Saturday, July 30, 2011

Reflections on the Farm; draft #5

15 years later I returned
to visit buildings I played around when I was a kid:
to walk by survivors of our colonial past
corn crib, pig sty, empty garages, and a barn built long ago,
ground floors diffused with the dung and dust of 200 years,
some still hoary-marked with faded rosettes
of white, green, dapple red, and sometimes pale blue.

As sheep owners we had enough lambs, one for each of the six of us.
On occasion we'd bridle them to posts like natural lawnmowers,
and we would take turns, the six of us, every thirty minutes checking on them:
except the time my brother forgot and was it irony that strangled his sheep to death?
Sheep's body lifeless and limp
it's eyes bulging and black
in the middle of field on a hot summer's day.
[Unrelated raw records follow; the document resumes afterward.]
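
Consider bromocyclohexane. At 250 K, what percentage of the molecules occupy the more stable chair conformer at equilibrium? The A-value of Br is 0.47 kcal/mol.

72.0%

One chair has the bromo group axial (E = 0.47 kcal/mol) and the other has it equatorial (E = 0).
ΔG = 0.47 kcal/mol between the two chairs.
K = exp(ΔG/RT) with R = 1.987×10⁻³ kcal mol⁻¹ K⁻¹ and T = 250 K gives K ≈ 2.58.
Fraction in the lower-energy chair = K/(K+1) = 72.0%.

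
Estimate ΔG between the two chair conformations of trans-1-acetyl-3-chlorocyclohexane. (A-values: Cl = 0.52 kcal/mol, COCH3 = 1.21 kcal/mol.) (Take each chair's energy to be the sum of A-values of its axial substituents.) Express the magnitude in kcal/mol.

C1 and C3 have the same parity, so for the trans isomer the two substituents are one axial and one equatorial in each chair.
Chair I (chloro axial, acetyl equatorial): E = 0.52 kcal/mol.
Chair II (chloro equatorial, acetyl axial): E = 1.21 kcal/mol.
ΔE = 1.21 − 0.52 = 0.69 kcal/mol; chair I is more stable.

0.69 kcal/mol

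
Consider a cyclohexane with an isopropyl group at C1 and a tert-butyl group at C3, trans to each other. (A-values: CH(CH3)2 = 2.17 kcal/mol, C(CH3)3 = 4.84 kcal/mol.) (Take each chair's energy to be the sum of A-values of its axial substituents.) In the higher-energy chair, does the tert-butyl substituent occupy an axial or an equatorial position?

C1 and C3 have the same parity, so for the trans isomer the two substituents are one axial and one equatorial in each chair.
Chair I (isopropyl axial, tert-butyl equatorial): E = 2.17 kcal/mol.
Chair II (isopropyl equatorial, tert-butyl axial): E = 4.84 kcal/mol.
Chair II is the less stable (higher-energy) conformer, and in that chair the tert-butyl group is axial.

axial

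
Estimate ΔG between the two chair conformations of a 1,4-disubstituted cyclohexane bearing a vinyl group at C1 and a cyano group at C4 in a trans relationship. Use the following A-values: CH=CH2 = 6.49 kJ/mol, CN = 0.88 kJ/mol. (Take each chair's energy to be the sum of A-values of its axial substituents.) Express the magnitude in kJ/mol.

7.37 kJ/mol

C1 and C4 have opposite parity, so for the trans isomer the two substituents are e,e in one chair and a,a in the other.
Chair I (vinyl axial, cyano axial): E = 7.37 kJ/mol.
Chair II (vinyl equatorial, cyano equatorial): E = 0.00 kJ/mol.
ΔE = 7.37 − 0.00 = 7.37 kJ/mol; chair II is more stable.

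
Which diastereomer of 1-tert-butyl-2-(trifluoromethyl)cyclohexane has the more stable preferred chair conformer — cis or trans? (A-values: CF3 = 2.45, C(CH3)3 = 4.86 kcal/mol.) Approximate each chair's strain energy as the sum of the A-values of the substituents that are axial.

At 1,2 positions (parity opposite): cis → (a,e or e,a); trans → (e,e or a,a).
Best chair for cis: E = 2.45 kcal/mol; best chair for trans: E = 0.00 kcal/mol.
The trans isomer is lower by 2.45 kcal/mol.

trans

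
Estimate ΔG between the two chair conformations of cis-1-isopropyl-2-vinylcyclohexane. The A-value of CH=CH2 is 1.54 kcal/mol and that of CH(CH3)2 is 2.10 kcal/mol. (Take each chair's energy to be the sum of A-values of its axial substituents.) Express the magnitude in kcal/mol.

0.56 kcal/mol

C1 and C2 have opposite parity, so for the cis isomer the two substituents are one axial and one equatorial in each chair.
Chair I (vinyl axial, isopropyl equatorial): E = 1.54 kcal/mol.
Chair II (vinyl equatorial, isopropyl axial): E = 2.10 kcal/mol.
ΔE = 2.10 − 1.54 = 0.56 kcal/mol; chair I is more stable.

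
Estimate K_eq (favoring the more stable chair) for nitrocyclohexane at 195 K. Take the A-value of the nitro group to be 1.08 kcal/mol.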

Flaked wood so bare the paint covered like a transparency
and the corn crib's simple rectangular skeleton
laid bare in old grey slats standing against time,
and for evenings reposes with its long lean shadow,
its body ripped
almost apart
now choking on an overgrowth of the thorn bushes and weeds.

My mind recalls sweat sticky evenings, bur bruised and thorn stabbed,
rough-housing only interrupted by the sound of metal against metal,
mother calling us to dinner,
banging heavy on a great iron triangle.
This dinner part made by an acre now come full
of cucumber, peas, green beans, corn,
and so many that the mind loses count.